「アイヌは滅びず」
シムシャックカムエ
(生没年不詳)

 戦争の気運が高まる昭和七年十一月七日、当時混沌之庭協会が入っていた武藤会館の二十周年記念のイベントとしてプロ・アマ問わずの天牢のトーナメント戦が開催された。参加者は全国から集まり、当時のトッププロや、名の知れた賭け勝負師達なども参加するなど、事実上の天牢日本一決定戦となった。会場の美濃部記念公園には対戦用のやぐらが建てられ、二千人分の観客席は立ち見が出るほど。日頃軍部のクーデター未遂や暗殺など、きな臭い記事しか載らない新聞も、この日ばかりはと各社大人数の記者をつぎ込み、優勝者は翌日には全国に知れ渡る予定となっていた。

 実力日本一を決定する大会となれば、優勝者としては西の北沢九段、東の西村天公のどちらかの優勝が期待され、賭け勝負師のカミソリ吉田がどう食らいつくか、という予想が大半をしめたが、始まってみると意外な展開になっていく。大会の序盤は大方の予想通り北沢、西村らのトッププロが勝ち上がり、三回戦ではアマはカミソリ吉田と北海道出身の山下芳夫という男の二人のみとなってしまう。準々決勝で吉田が北沢に敗退すると、北沢、西村の東西対決必至かと思われたが、準決勝で北海道の山下に西村が敗退。そして決勝でも全くの無名だった山下が、荒々しい掌刃で北沢を攻め続け、五間の大差で勝利。遂に優勝を果たしてしまった。騒然とする会場の中表彰式が行われようとしたが、山下は進行のマイクを奪うと会場に向かって「我が名はシムシャックカムエ。アイヌの戦士。日本は単一民族国家にあらず。アイヌは滅びず。アイヌは未だ日本に在り。」と叫ぶと賞金も受け取らずに姿を消してしまったという。
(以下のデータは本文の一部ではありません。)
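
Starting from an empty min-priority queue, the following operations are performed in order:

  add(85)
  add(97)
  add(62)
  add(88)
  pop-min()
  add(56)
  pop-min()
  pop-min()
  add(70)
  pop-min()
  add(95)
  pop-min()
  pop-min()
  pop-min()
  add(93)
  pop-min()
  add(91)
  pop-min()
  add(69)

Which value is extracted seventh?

97

insert 85 → {85}
insert 97 → {85, 97}
insert 62 → {62, 85, 97}
insert 88 → {62, 85, 88, 97}
pop-min → 62; now {85, 88, 97}
insert 56 → {56, 85, 88, 97}
pop-min → 56; now {85, 88, 97}
pop-min → 85; now {88, 97}
insert 70 → {70, 88, 97}
pop-min → 70; now {88, 97}
insert 95 → {88, 95, 97}
pop-min → 88; now {95, 97}
pop-min → 95; now {97}
pop-min → 97; now {}
insert 93 → {93}
pop-min → 93; now {}
insert 91 → {91}
pop-min → 91; now {}
insert 69 → {69}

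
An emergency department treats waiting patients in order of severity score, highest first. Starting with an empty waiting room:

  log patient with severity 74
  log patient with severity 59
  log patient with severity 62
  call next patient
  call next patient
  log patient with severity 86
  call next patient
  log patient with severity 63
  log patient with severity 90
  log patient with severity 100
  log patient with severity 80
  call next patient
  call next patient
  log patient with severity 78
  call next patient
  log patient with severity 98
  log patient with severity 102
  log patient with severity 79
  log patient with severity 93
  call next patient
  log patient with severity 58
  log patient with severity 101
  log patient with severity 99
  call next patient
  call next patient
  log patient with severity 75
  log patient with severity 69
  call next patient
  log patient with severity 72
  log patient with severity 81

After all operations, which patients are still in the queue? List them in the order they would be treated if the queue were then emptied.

insert 74 → {74}
insert 59 → {74, 59}
insert 62 → {74, 62, 59}
call next patient → 74; now {62, 59}
call next patient → 62; now {59}
insert 86 → {86, 59}
call next patient → 86; now {59}
insert 63 → {63, 59}
insert 90 → {90, 63, 59}
insert 100 → {100, 90, 63, 59}
insert 80 → {100, 90, 80, 63, 59}
call next patient → 100; now {90, 80, 63, 59}
call next patient → 90; now {80, 63, 59}
insert 78 → {80, 78, 63, 59}
call next patient → 80; now {78, 63, 59}
insert 98 → {98, 78, 63, 59}
insert 102 → {102, 98, 78, 63, 59}
insert 79 → {102, 98, 79, 78, 63, 59}
insert 93 → {102, 98, 93, 79, 78, 63, 59}
call next patient → 102; now {98, 93, 79, 78, 63, 59}
insert 58 → {98, 93, 79, 78, 63, 59, 58}
insert 101 → {101, 98, 93, 79, 78, 63, 59, 58}
insert 99 → {101, 99, 98, 93, 79, 78, 63, 59, 58}
call next patient → 101; now {99, 98, 93, 79, 78, 63, 59, 58}
call next patient → 99; now {98, 93, 79, 78, 63, 59, 58}
insert 75 → {98, 93, 79, 78, 75, 63, 59, 58}
insert 69 → {98, 93, 79, 78, 75, 69, 63, 59, 58}
call next patient → 98; now {93, 79, 78, 75, 69, 63, 59, 58}
insert 72 → {93, 79, 78, 75, 72, 69, 63, 59, 58}
insert 81 → {93, 81, 79, 78, 75, 72, 69, 63, 59, 58}

93, 81, 79, 78, 75, 72, 69, 63, 59, 58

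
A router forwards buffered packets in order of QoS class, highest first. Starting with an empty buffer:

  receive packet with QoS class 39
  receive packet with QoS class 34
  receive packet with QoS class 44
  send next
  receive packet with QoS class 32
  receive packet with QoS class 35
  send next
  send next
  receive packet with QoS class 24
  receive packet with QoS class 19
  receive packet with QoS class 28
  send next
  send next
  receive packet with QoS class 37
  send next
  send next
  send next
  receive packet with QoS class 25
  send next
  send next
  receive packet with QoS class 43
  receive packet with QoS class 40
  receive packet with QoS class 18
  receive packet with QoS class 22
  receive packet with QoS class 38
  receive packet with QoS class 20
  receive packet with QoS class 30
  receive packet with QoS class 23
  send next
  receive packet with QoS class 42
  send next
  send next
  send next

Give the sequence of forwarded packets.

44 → 39 → 35 → 34 → 32 → 37 → 28 → 24 → 25 → 19 → 43 → 42 → 40 → 38

insert 39 → {39}
insert 34 → {39, 34}
insert 44 → {44, 39, 34}
send next → 44; now {39, 34}
insert 32 → {39, 34, 32}
insert 35 → {39, 35, 34, 32}
send next → 39; now {35, 34, 32}
send next → 35; now {34, 32}
insert 24 → {34, 32, 24}
insert 19 → {34, 32, 24, 19}
insert 28 → {34, 32, 28, 24, 19}
send next → 34; now {32, 28, 24, 19}
send next → 32; now {28, 24, 19}
insert 37 → {37, 28, 24, 19}
send next → 37; now {28, 24, 19}
send next → 28; now {24, 19}
send next → 24; now {19}
insert 25 → {25, 19}
send next → 25; now {19}
send next → 19; now {}
insert 43 → {43}
insert 40 → {43, 40}
insert 18 → {43, 40, 18}
insert 22 → {43, 40, 22, 18}
insert 38 → {43, 40, 38, 22, 18}
insert 20 → {43, 40, 38, 22, 20, 18}
insert 30 → {43, 40, 38, 30, 22, 20, 18}
insert 23 → {43, 40, 38, 30, 23, 22, 20, 18}
send next → 43; now {40, 38, 30, 23, 22, 20, 18}
insert 42 → {42, 40, 38, 30, 23, 22, 20, 18}
send next → 42; now {40, 38, 30, 23, 22, 20, 18}
send next → 40; now {38, 30, 23, 22, 20, 18}
send next → 38; now {30, 23, 22, 20, 18}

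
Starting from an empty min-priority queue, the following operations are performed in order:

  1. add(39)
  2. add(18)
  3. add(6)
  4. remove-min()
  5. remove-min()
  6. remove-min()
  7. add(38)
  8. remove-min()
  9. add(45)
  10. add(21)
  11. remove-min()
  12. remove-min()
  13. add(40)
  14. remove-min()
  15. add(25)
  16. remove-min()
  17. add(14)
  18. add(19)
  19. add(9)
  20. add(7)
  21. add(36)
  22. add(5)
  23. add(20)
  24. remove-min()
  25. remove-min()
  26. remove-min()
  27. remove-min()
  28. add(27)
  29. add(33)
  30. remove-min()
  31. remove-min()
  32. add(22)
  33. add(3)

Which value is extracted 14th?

insert 39 → {39}
insert 18 → {18, 39}
insert 6 → {6, 18, 39}
remove-min → 6; now {18, 39}
remove-min → 18; now {39}
remove-min → 39; now {}
insert 38 → {38}
remove-min → 38; now {}
insert 45 → {45}
insert 21 → {21, 45}
remove-min → 21; now {45}
remove-min → 45; now {}
insert 40 → {40}
remove-min → 40; now {}
insert 25 → {25}
remove-min → 25; now {}
insert 14 → {14}
insert 19 → {14, 19}
insert 9 → {9, 14, 19}
insert 7 → {7, 9, 14, 19}
insert 36 → {7, 9, 14, 19, 36}
insert 5 → {5, 7, 9, 14, 19, 36}
insert 20 → {5, 7, 9, 14, 19, 20, 36}
remove-min → 5; now {7, 9, 14, 19, 20, 36}
remove-min → 7; now {9, 14, 19, 20, 36}
remove-min → 9; now {14, 19, 20, 36}
remove-min → 14; now {19, 20, 36}
insert 27 → {19, 20, 27, 36}
insert 33 → {19, 20, 27, 33, 36}
remove-min → 19; now {20, 27, 33, 36}
remove-min → 20; now {27, 33, 36}
insert 22 → {22, 27, 33, 36}
insert 3 → {3, 22, 27, 33, 36}

20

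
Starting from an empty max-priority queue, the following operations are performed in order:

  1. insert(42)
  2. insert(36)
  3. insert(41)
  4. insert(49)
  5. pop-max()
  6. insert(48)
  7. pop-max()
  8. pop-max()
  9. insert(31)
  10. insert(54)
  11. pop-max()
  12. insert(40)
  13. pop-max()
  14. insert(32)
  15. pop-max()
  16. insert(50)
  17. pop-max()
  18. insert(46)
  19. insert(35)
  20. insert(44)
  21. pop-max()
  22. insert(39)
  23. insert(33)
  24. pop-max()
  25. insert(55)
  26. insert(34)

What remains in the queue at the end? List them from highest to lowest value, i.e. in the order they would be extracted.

[55, 39, 36, 35, 34, 33, 32, 31]

insert 42 → {42}
insert 36 → {42, 36}
insert 41 → {42, 41, 36}
insert 49 → {49, 42, 41, 36}
pop-max → 49; now {42, 41, 36}
insert 48 → {48, 42, 41, 36}
pop-max → 48; now {42, 41, 36}
pop-max → 42; now {41, 36}
insert 31 → {41, 36, 31}
insert 54 → {54, 41, 36, 31}
pop-max → 54; now {41, 36, 31}
insert 40 → {41, 40, 36, 31}
pop-max → 41; now {40, 36, 31}
insert 32 → {40, 36, 32, 31}
pop-max → 40; now {36, 32, 31}
insert 50 → {50, 36, 32, 31}
pop-max → 50; now {36, 32, 31}
insert 46 → {46, 36, 32, 31}
insert 35 → {46, 36, 35, 32, 31}
insert 44 → {46, 44, 36, 35, 32, 31}
pop-max → 46; now {44, 36, 35, 32, 31}
insert 39 → {44, 39, 36, 35, 32, 31}
insert 33 → {44, 39, 36, 35, 33, 32, 31}
pop-max → 44; now {39, 36, 35, 33, 32, 31}
insert 55 → {55, 39, 36, 35, 33, 32, 31}
insert 34 → {55, 39, 36, 35, 34, 33, 32, 31}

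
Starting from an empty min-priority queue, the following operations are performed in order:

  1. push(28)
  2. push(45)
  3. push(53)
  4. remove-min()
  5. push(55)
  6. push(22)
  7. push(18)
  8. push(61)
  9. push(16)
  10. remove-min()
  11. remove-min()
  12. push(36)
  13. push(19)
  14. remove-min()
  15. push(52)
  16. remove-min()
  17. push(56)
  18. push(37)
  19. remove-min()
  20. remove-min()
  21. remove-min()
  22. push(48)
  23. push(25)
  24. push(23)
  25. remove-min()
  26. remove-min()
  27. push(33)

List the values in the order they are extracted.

insert 28 → {28}
insert 45 → {28, 45}
insert 53 → {28, 45, 53}
remove-min → 28; now {45, 53}
insert 55 → {45, 53, 55}
insert 22 → {22, 45, 53, 55}
insert 18 → {18, 22, 45, 53, 55}
insert 61 → {18, 22, 45, 53, 55, 61}
insert 16 → {16, 18, 22, 45, 53, 55, 61}
remove-min → 16; now {18, 22, 45, 53, 55, 61}
remove-min → 18; now {22, 45, 53, 55, 61}
insert 36 → {22, 36, 45, 53, 55, 61}
insert 19 → {19, 22, 36, 45, 53, 55, 61}
remove-min → 19; now {22, 36, 45, 53, 55, 61}
insert 52 → {22, 36, 45, 52, 53, 55, 61}
remove-min → 22; now {36, 45, 52, 53, 55, 61}
insert 56 → {36, 45, 52, 53, 55, 56, 61}
insert 37 → {36, 37, 45, 52, 53, 55, 56, 61}
remove-min → 36; now {37, 45, 52, 53, 55, 56, 61}
remove-min → 37; now {45, 52, 53, 55, 56, 61}
remove-min → 45; now {52, 53, 55, 56, 61}
insert 48 → {48, 52, 53, 55, 56, 61}
insert 25 → {25, 48, 52, 53, 55, 56, 61}
insert 23 → {23, 25, 48, 52, 53, 55, 56, 61}
remove-min → 23; now {25, 48, 52, 53, 55, 56, 61}
remove-min → 25; now {48, 52, 53, 55, 56, 61}
insert 33 → {33, 48, 52, 53, 55, 56, 61}

28, 16, 18, 19, 22, 36, 37, 45, 23, 25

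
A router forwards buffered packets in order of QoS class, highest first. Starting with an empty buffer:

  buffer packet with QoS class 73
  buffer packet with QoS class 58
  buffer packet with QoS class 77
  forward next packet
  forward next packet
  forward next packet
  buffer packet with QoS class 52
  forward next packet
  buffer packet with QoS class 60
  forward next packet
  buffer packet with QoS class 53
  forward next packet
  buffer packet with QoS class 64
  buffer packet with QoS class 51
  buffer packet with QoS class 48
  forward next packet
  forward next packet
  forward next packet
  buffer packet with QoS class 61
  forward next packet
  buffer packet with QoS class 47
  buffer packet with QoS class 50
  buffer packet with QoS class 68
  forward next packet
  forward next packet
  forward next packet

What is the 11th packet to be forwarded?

insert 73 → {73}
insert 58 → {73, 58}
insert 77 → {77, 73, 58}
forward next packet → 77; now {73, 58}
forward next packet → 73; now {58}
forward next packet → 58; now {}
insert 52 → {52}
forward next packet → 52; now {}
insert 60 → {60}
forward next packet → 60; now {}
insert 53 → {53}
forward next packet → 53; now {}
insert 64 → {64}
insert 51 → {64, 51}
insert 48 → {64, 51, 48}
forward next packet → 64; now {51, 48}
forward next packet → 51; now {48}
forward next packet → 48; now {}
insert 61 → {61}
forward next packet → 61; now {}
insert 47 → {47}
insert 50 → {50, 47}
insert 68 → {68, 50, 47}
forward next packet → 68; now {50, 47}
forward next packet → 50; now {47}
forward next packet → 47; now {}

68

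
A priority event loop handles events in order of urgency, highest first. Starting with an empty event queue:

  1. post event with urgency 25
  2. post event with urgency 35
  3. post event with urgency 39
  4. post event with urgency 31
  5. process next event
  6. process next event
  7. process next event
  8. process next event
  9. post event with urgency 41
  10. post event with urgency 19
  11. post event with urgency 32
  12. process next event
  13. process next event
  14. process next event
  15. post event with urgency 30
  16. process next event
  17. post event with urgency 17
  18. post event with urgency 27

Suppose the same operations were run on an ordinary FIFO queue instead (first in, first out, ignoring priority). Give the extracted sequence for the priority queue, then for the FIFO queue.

priority queue: 39 → 35 → 31 → 25 → 41 → 32 → 19 → 30; FIFO queue: [25, 35, 39, 31, 41, 19, 32, 30]

insert 25 → {25}
insert 35 → {35, 25}
insert 39 → {39, 35, 25}
insert 31 → {39, 35, 31, 25}
process next event → 39; now {35, 31, 25}
process next event → 35; now {31, 25}
process next event → 31; now {25}
process next event → 25; now {}
insert 41 → {41}
insert 19 → {41, 19}
insert 32 → {41, 32, 19}
process next event → 41; now {32, 19}
process next event → 32; now {19}
process next event → 19; now {}
insert 30 → {30}
process next event → 30; now {}
insert 17 → {17}
insert 27 → {27, 17}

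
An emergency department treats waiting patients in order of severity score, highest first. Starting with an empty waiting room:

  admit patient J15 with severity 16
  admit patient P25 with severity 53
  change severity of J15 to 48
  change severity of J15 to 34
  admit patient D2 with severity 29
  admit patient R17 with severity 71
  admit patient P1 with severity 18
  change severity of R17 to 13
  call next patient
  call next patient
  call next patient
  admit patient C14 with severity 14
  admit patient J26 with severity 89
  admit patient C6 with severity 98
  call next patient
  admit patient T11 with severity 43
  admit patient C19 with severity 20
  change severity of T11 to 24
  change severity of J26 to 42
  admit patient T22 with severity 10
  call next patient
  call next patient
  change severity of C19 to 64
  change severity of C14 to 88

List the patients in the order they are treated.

add J15 (severity 16) → {J15:16}
add P25 (severity 53) → {P25:53, J15:16}
update J15 to severity 48 → {P25:53, J15:48}
update J15 to severity 34 → {P25:53, J15:34}
add D2 (severity 29) → {P25:53, J15:34, D2:29}
add R17 (severity 71) → {R17:71, P25:53, J15:34, D2:29}
add P1 (severity 18) → {R17:71, P25:53, J15:34, D2:29, P1:18}
update R17 to severity 13 → {P25:53, J15:34, D2:29, P1:18, R17:13}
call next patient → P25; now {J15:34, D2:29, P1:18, R17:13}
call next patient → J15; now {D2:29, P1:18, R17:13}
call next patient → D2; now {P1:18, R17:13}
add C14 (severity 14) → {P1:18, C14:14, R17:13}
add J26 (severity 89) → {J26:89, P1:18, C14:14, R17:13}
add C6 (severity 98) → {C6:98, J26:89, P1:18, C14:14, R17:13}
call next patient → C6; now {J26:89, P1:18, C14:14, R17:13}
add T11 (severity 43) → {J26:89, T11:43, P1:18, C14:14, R17:13}
add C19 (severity 20) → {J26:89, T11:43, C19:20, P1:18, C14:14, R17:13}
update T11 to severity 24 → {J26:89, T11:24, C19:20, P1:18, C14:14, R17:13}
update J26 to severity 42 → {J26:42, T11:24, C19:20, P1:18, C14:14, R17:13}
add T22 (severity 10) → {J26:42, T11:24, C19:20, P1:18, C14:14, R17:13, T22:10}
call next patient → J26; now {T11:24, C19:20, P1:18, C14:14, R17:13, T22:10}
call next patient → T11; now {C19:20, P1:18, C14:14, R17:13, T22:10}
update C19 to severity 64 → {C19:64, P1:18, C14:14, R17:13, T22:10}
update C14 to severity 88 → {C14:88, C19:64, P1:18, R17:13, T22:10}

P25, J15, D2, C6, J26, T11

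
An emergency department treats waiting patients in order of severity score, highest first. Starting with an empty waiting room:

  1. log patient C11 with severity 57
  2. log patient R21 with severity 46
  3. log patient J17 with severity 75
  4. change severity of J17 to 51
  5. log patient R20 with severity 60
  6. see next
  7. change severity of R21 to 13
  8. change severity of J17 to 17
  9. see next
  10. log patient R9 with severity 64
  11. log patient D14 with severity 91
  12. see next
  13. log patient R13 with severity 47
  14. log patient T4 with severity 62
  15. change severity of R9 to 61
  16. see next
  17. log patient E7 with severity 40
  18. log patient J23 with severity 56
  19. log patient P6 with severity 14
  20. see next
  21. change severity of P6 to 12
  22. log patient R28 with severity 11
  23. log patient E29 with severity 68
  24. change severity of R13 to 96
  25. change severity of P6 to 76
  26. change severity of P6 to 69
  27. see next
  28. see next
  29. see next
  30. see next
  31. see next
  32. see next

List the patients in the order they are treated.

[R20, C11, D14, T4, R9, R13, P6, E29, J23, E7, J17]

add C11 (severity 57) → {C11:57}
add R21 (severity 46) → {C11:57, R21:46}
add J17 (severity 75) → {J17:75, C11:57, R21:46}
update J17 to severity 51 → {C11:57, J17:51, R21:46}
add R20 (severity 60) → {R20:60, C11:57, J17:51, R21:46}
see next → R20; now {C11:57, J17:51, R21:46}
update R21 to severity 13 → {C11:57, J17:51, R21:13}
update J17 to severity 17 → {C11:57, J17:17, R21:13}
see next → C11; now {J17:17, R21:13}
add R9 (severity 64) → {R9:64, J17:17, R21:13}
add D14 (severity 91) → {D14:91, R9:64, J17:17, R21:13}
see next → D14; now {R9:64, J17:17, R21:13}
add R13 (severity 47) → {R9:64, R13:47, J17:17, R21:13}
add T4 (severity 62) → {R9:64, T4:62, R13:47, J17:17, R21:13}
update R9 to severity 61 → {T4:62, R9:61, R13:47, J17:17, R21:13}
see next → T4; now {R9:61, R13:47, J17:17, R21:13}
add E7 (severity 40) → {R9:61, R13:47, E7:40, J17:17, R21:13}
add J23 (severity 56) → {R9:61, J23:56, R13:47, E7:40, J17:17, R21:13}
add P6 (severity 14) → {R9:61, J23:56, R13:47, E7:40, J17:17, P6:14, R21:13}
see next → R9; now {J23:56, R13:47, E7:40, J17:17, P6:14, R21:13}
update P6 to severity 12 → {J23:56, R13:47, E7:40, J17:17, R21:13, P6:12}
add R28 (severity 11) → {J23:56, R13:47, E7:40, J17:17, R21:13, P6:12, R28:11}
add E29 (severity 68) → {E29:68, J23:56, R13:47, E7:40, J17:17, R21:13, P6:12, R28:11}
update R13 to severity 96 → {R13:96, E29:68, J23:56, E7:40, J17:17, R21:13, P6:12, R28:11}
update P6 to severity 76 → {R13:96, P6:76, E29:68, J23:56, E7:40, J17:17, R21:13, R28:11}
update P6 to severity 69 → {R13:96, P6:69, E29:68, J23:56, E7:40, J17:17, R21:13, R28:11}
see next → R13; now {P6:69, E29:68, J23:56, E7:40, J17:17, R21:13, R28:11}
see next → P6; now {E29:68, J23:56, E7:40, J17:17, R21:13, R28:11}
see next → E29; now {J23:56, E7:40, J17:17, R21:13, R28:11}
see next → J23; now {E7:40, J17:17, R21:13, R28:11}
see next → E7; now {J17:17, R21:13, R28:11}
see next → J17; now {R21:13, R28:11}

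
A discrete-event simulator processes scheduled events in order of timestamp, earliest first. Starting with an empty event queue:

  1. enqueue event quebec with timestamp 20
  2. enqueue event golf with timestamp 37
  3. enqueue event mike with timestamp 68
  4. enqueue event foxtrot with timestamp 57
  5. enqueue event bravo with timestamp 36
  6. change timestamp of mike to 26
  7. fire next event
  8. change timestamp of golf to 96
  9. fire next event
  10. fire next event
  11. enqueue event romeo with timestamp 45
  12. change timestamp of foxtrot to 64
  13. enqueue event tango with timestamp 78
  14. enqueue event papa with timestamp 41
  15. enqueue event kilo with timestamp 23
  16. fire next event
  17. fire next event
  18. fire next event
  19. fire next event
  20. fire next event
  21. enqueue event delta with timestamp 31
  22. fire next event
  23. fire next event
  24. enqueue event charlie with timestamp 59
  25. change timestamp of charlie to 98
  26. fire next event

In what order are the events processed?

quebec → mike → bravo → kilo → papa → romeo → foxtrot → tango → delta → golf → charlie

add quebec (timestamp 20) → {quebec:20}
add golf (timestamp 37) → {quebec:20, golf:37}
add mike (timestamp 68) → {quebec:20, golf:37, mike:68}
add foxtrot (timestamp 57) → {quebec:20, golf:37, foxtrot:57, mike:68}
add bravo (timestamp 36) → {quebec:20, bravo:36, golf:37, foxtrot:57, mike:68}
update mike to timestamp 26 → {quebec:20, mike:26, bravo:36, golf:37, foxtrot:57}
fire next event → quebec; now {mike:26, bravo:36, golf:37, foxtrot:57}
update golf to timestamp 96 → {mike:26, bravo:36, foxtrot:57, golf:96}
fire next event → mike; now {bravo:36, foxtrot:57, golf:96}
fire next event → bravo; now {foxtrot:57, golf:96}
add romeo (timestamp 45) → {romeo:45, foxtrot:57, golf:96}
update foxtrot to timestamp 64 → {romeo:45, foxtrot:64, golf:96}
add tango (timestamp 78) → {romeo:45, foxtrot:64, tango:78, golf:96}
add papa (timestamp 41) → {papa:41, romeo:45, foxtrot:64, tango:78, golf:96}
add kilo (timestamp 23) → {kilo:23, papa:41, romeo:45, foxtrot:64, tango:78, golf:96}
fire next event → kilo; now {papa:41, romeo:45, foxtrot:64, tango:78, golf:96}
fire next event → papa; now {romeo:45, foxtrot:64, tango:78, golf:96}
fire next event → romeo; now {foxtrot:64, tango:78, golf:96}
fire next event → foxtrot; now {tango:78, golf:96}
fire next event → tango; now {golf:96}
add delta (timestamp 31) → {delta:31, golf:96}
fire next event → delta; now {golf:96}
fire next event → golf; now {}
add charlie (timestamp 59) → {charlie:59}
update charlie to timestamp 98 → {charlie:98}
fire next event → charlie; now {}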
 この事件のせいで大会の記事はどの新聞にも載ることはなかったが、決勝で対戦した北沢を中心に彼を評価する者が続出、他の大会への参加も期待されたが、二度と表舞台へは現れなかった。当時の日本はファシズムに傾倒しており、日本が単一民族国家であるという認識を否定する事は、政治犯として逮捕される恐れがあったのだが、彼が逮捕されたという記録は無い。大会後、大っぴらでは無いにしてもシムシャックへの賛美が業界内に高まったのを考えると、恐らく当時の混沌之庭協会の後ろ盾であった天秦組が裏で動いたのではないかと思われている。